Words by Daniel Bosley; Pictures by Aishath Naj
For those with questions about the past in the Maldives’ second city, ask around for a man named Firaq and you will soon find the answers. His cave of wonders can guide you through the atoll’s stories, with a wealth of artifacts lovingly preserved and awaiting curation in his Hithadhoo home.
Reminders of Male’s royal political exiles, sent south across the archipelago’s widest channel (geographical and political) sit alongside the tools which crafted Addu’s vedi ships for independent trade with the, more-accessible, Ceylon.
Mixed with the rest are the remnants of RAF Gan, the catalyst for the breakaway Suvadive Republic (1959-1963) which sought to save the South’s independent vessels from their enforced retirement. Radios, record players, and golf clubs from the British military facility hark back to a period viewed from Addu as one of liberation, but from Male’ as the last thinly-veiled throes of colonialism.
The base – first established in WWII to protect an empire and then re-established 15 years after to manage its decline – saw the atoll’s population grow at the same rate as the capital, tripling in size in the twenty years before its closure in 1976.

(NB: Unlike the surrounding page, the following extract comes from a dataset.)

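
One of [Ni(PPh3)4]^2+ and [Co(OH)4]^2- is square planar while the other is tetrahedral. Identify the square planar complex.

[Ni(PPh3)4]^2+

For [Ni(PPh3)4]^2+: Triphenylphosphine is neutral; balancing the +2 overall charge requires Ni(II). Nickel is a group-10 element; Ni(II) is therefore d⁸. Triphenylphosphine is a strong-field ligand (high in the spectrochemical series). A 3d d⁸ ion with strong-field ligands gains enough CFSE to favour square planar over tetrahedral. → square planar.
For [Co(OH)4]^2-: Summing ligand charges against the −2 overall charge gives an oxidation state of +2 for cobalt. Cobalt is a group-9 element; Co(II) is therefore d⁷. For a high-spin 3d d⁷ ion with weak-field ligands the small Δₜ gives little square-planar CFSE advantage, so four ligands adopt the sterically favoured tetrahedral geometry. → tetrahedral.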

Since then, Addu has grown just a third as fast as the rapidly-developing Male’, whose own success owes much to the business acumen of the South’s economic exiles. The ID card of one in every seventeen Maldivians says Seenu, though far fewer now call it home.
The 2008 election of a political party with strong southern roots saw a brief revival as development headed below the equator before ruthless political currents saw the new Addu Cultural Centre become just another casualty of indiscriminate arson attacks that swept the country in February 2012. Mementos of this short-lived experiment with local heritage are also kept by Firaq.
Since that time, he has continued to collect the treasures of the south for future generations, who will want to know who they are and where they came from. Over 15 years of of collecting, and a lifetime of learning, have left a wealth of local treasures available to anyone who wishes to learn.
Firaq dreams of a museum of Addu, to be named Koshidhorage, after his grandfather. Until history and politics can find space enough for one another in the tiny island nation, he will patiently wait.